Recommendation: Use rootful Docker with the configuration described in this guide. The LXC container already provides process isolation, so running Docker as root inside the container is acceptable and avoids unnecessary complexity.

Alternative Storage Drivers

Not Recommended

While Docker supports other storage drivers (vfs, devicemapper), they are not recommended:

• vfs: Extremely inefficient (3-4x disk space usage)
• devicemapper: Requires complex setup and has performance issues

Stick with fuse-overlayfs for LXC containers.

Related Documentation

• Container Limitations - General limitations of nested containers
• Troubleshooting Guide - Additional Docker troubleshooting steps
• Security Considerations - Security implications of running Docker in LXC

Summary

Key Takeaways

Running Docker 29.0+ inside LXC containers requires a specific approach:

1. Storage Driver Setup:

   • Create directory structure that makes Docker auto-detect fuse-overlayfs
   • Never explicitly configure storage-driver in daemon.json
   • Look for log: [graphdriver] using prior storage driver: fuse-overlayfs

2. AppArmor Configuration:

   • Add --security-opt apparmor=unconfined to all docker run commands
   • Or specify security_opt: - apparmor=unconfined in docker-compose.yml
   • Do NOT add default-security-opt to daemon.json (will cause validation failures)
   • This resolves runc CVE-2025-52881 compatibility issues

3. What NOT to Do:

   • Don't explicitly set storage-driver (triggers strict validation → fails)
   • Don't use vfs or devicemapper (inefficient alternatives)
   • Rootless Docker works but needs same setup (no advantage, use rootful instead)
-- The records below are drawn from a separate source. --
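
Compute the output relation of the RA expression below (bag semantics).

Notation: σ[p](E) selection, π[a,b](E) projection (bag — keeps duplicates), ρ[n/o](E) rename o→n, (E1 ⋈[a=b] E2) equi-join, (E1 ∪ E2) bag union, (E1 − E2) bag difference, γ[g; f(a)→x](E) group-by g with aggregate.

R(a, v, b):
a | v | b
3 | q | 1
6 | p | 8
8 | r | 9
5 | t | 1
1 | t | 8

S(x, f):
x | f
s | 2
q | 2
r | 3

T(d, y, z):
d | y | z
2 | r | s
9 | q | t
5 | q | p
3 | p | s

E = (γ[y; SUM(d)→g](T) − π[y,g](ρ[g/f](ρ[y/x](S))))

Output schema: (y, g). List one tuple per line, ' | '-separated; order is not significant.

Row counts bottom-up:
  T → 4
  γ[y; SUM(d)→g](T) → 3
  S → 3
  ρ[y/x](S) → 3
  ρ[g/f](ρ[y/x](S)) → 3
  π[y,g](ρ[g/f](ρ[y/x](S))) → 3
  (γ[y; SUM(d)→g](T) − π[y,g](ρ[g/f](ρ[y/x](S)))) → 3

== RESULT ==
y | g
p | 3
q | 14
r | 2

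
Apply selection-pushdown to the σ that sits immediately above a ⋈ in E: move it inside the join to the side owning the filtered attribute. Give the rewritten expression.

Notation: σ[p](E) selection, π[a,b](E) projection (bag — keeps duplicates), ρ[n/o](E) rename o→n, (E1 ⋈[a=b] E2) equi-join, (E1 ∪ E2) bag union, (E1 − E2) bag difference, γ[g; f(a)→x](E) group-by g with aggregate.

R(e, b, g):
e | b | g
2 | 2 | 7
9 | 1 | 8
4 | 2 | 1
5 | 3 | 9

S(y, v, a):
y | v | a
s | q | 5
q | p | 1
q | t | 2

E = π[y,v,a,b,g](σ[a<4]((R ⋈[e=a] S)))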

4. LXC Container Requirements:

   • security.nesting=true (for nested containers)
   • raw.lxc: lxc.apparmor.profile=unconfined (for AppArmor relaxation)
   • /dev/fuse device access (for fuse-overlayfs)

Quick Setup Checklist

# 1. Install prerequisites
sudo apt install docker.io fuse-overlayfs

# 2. Create "prior driver" structure
sudo mkdir -p /var/lib/docker/fuse-overlayfs/l
sudo mkdir -p /var/lib/docker/image/fuse-overlayfs/{imagedb,layerdb}/{content,metadata,sha256,mounts,distribution}/sha256
echo '{"Repositories":{}}' | sudo tee /var/lib/docker/image/fuse-overlayfs/repositories.json

# 3. Keep daemon.json empty or minimal
# Don't create daemon.json, or create empty: echo '{}' | sudo tee /etc/docker/daemon.json

# 4. Start Docker
sudo systemctl start docker

# 5. Verify and run containers
sudo docker info | grep "Storage Driver"  # Should show: fuse-overlayfs
sudo docker run --rm --security-opt apparmor=unconfined hello-world  # Note: requires --security-opt

While fuse-overlayfs has ~10-20% performance overhead compared to native overlay2, it's the only reliable solution for Docker in LXC containers and is vastly superior to the vfs fallback.